Ну, положение с евреями в Пионере было не лучше, чем с неграми и таджиками. Тувинцы с хакасами, может, и случались, но где именно дислоцировались, Гришка не имел понятия. Зато он знал не понаслышке одного коми. Соседа своего ближайшего. Хороший мужик, вежливый, зовут Колей. Когда всякие доброжелатели шутили, что Гришка похож не на мать, не на отца, а на заезжего молодца, в смысле, соседа, они имели в виду именно его, коми Колю этого.

"Я коми одного лично знаю, - Гришка говорит. - Коми вам подойдёт"? "Конечно, - говорят друзья-фашисты, - подойдёт". "А за что я его должен грохнуть? - Гришка спрашивает. - Коми". А товарищи по организации ему говорят: "Ну ты, блядь, тупой".
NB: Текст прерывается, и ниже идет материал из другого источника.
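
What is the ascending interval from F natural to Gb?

The letter names run F→G, a span of 1 letter step, so the interval is some kind of second.
F to Gb is 1 semitone. A major second is 2, so 1 makes it minor.

minor second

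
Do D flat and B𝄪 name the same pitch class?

Yes

Db = pitch class 1 and B## = pitch class 1 — the same pitch class, so they are enharmonic equivalents.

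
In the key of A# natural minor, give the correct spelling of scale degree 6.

F#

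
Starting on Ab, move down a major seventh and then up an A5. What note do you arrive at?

F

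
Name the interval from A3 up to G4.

minor seventh

Counting letters A–B–C–D–E–F–G gives a seventh.
A→G = 10 semitones, 1 narrower than the major seventh (11), so minor.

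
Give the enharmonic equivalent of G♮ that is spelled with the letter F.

F##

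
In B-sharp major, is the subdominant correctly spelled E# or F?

E#

Each scale degree takes a distinct letter name. Degree 4 of a scale on B must use the letter E.
E# and F are enharmonically the same pitch, but only E# uses the letter E, so it is the correct spelling here.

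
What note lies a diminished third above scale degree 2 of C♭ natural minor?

Fbb

Scale degree 2 of Cb natural minor is Db.
A diminished third (2 semitones) above Db lands on the letter F, giving Fbb.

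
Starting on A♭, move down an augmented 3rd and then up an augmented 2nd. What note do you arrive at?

Gb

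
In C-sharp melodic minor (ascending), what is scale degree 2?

D#

Degree 2 takes the letter 1 step above C, which is D.
In melodic minor (ascending), degree 2 sits 2 semitones above the tonic. C# + 2 semitones is pitch class 3, spelled on D as D#.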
В общем, так и не понял Гришка, за что и почему. Но раз общее дело требует жертв, значит, тут и понимать нечего. Позвонил он в Колину дверь без предупреждения, Коля открыл заспанный: "А, - говорит, - это ты, входи". Гришка вошёл и сразу как вмажет Коле с левой. А потом с правой. Коля в падении кричит "Гриша, за что?", а Гришка ничего не отвечает, потому что и сам не знает. И продолжает своё. То есть прицельно и грамотно бить. И бил он его, значит, накачанными руками и ногами, пока это. В общем, такая вышла история. После которой Колю скромно, без почестей, предали гостеприимной кемеровской земле, а Гришку, конечно, опять в дурдом законопатили. Но подержали недолго - видят, он спокоен и тих, и пребывает практически в норме, ничем не отличаясь даже от врачей. Взяли и опять выписали. Сказав опять, что он таки не буйный. А с Колей это была просто необоснованная вспышка заболевания, которая больше, судя по их медицинским показателям, не повторится.
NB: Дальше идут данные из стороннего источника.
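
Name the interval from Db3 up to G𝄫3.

diminished fourth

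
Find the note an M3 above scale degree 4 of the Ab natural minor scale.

Scale degree 4 of Ab natural minor is Db.
A major third (4 semitones) above Db lands on the letter F, giving F.

F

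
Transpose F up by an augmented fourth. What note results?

B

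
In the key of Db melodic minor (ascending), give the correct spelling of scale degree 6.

Bb

The Db melodic minor (ascending) scale runs Db Eb Fb Gb Ab Bb C.
Degree 6 is Bb.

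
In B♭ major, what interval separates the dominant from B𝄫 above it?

The dominant of Bb major is F.
F up to Bbb: letters F→B make it a fourth; 4 semitones makes it diminished.

diminished fourth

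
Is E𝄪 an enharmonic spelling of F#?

E## is pitch class 6; F# is pitch class 6.
All spellings map to pitch class 6, so they are enharmonically equivalent.

Yes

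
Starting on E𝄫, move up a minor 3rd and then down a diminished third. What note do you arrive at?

Eb

A minor third up from Ebb is Gbb (letter G, 3 semitones up).
A diminished third down from Gbb is Eb (letter E, 2 semitones down).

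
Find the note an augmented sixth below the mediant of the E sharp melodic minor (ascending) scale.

Bb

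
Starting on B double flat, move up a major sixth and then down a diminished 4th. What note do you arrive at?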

И вышел, значит, Гришка в очередной раз из больницы на свежий кемеровский воздух, сел в первый попавшийся семнадцатый автобус, который по маршруту психбольница - цирк - кладбище курсирует, а куда ехать, решить не может. Никуда ему не хочется. Ни в цирк, ни на конечную остановку. К фашистам, и к тем не хочется почему-то. И решил он заглянуть по старой памяти в качалку своей юности. Заглянул, а там никого. Походил Гришка меж снарядов ностальгически, сто кг толкнул с верстака дважды, эргометр повертел с бешеной скоростью при полной нагрузке и подумал: "Выброшусь я лучше из окна, чем так бессмысленно лечиться и жить".
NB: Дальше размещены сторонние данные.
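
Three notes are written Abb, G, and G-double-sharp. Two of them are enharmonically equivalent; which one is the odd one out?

G##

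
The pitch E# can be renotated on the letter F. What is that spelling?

F

Plain F sits at the same pitch as E#, so on the letter F the same pitch needs a natural: F.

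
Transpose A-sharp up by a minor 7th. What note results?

A up a major seventh is G#, so the target letter is G.
From A#, a minor seventh is 10 semitones up: G#.

G#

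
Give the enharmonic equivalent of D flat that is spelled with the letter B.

B##

Db is pitch class 1. The letter B alone is pitch class 11.
To reach pitch class 1 from B requires an offset of +2 semitones, i.e. double sharp: B##.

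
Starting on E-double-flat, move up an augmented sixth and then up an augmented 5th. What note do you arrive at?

An augmented sixth up from Ebb is C (letter C, 10 semitones up).
An augmented fifth up from C is G# (letter G, 8 semitones up).

G#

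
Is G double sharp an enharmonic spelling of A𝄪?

No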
Подошёл он к одной стенке, смотрит - нету окна. Подошёл к другой. И на другой нету. Он в туалет, в душ - нету окон. Сел тогда Гришка верхом на скамейку низкую, ударился в неё лбом и тихо, от всей души, заплакал. Забыл он, совсем забыл, что качалка у них в подвале располагается. И по этой понятной причине окон фактически не имеет.




СУШИ  С  ДВУХ  ДО  ШЕСТИ

Эту глянцевую рекламку муж вынул из почтового ящика в субботу. Вместе с ворохом других рекламных листков, газет и проспектов. И она выскользнула ему под ноги. Жена подняла бумажку и пробежала по ней глазами.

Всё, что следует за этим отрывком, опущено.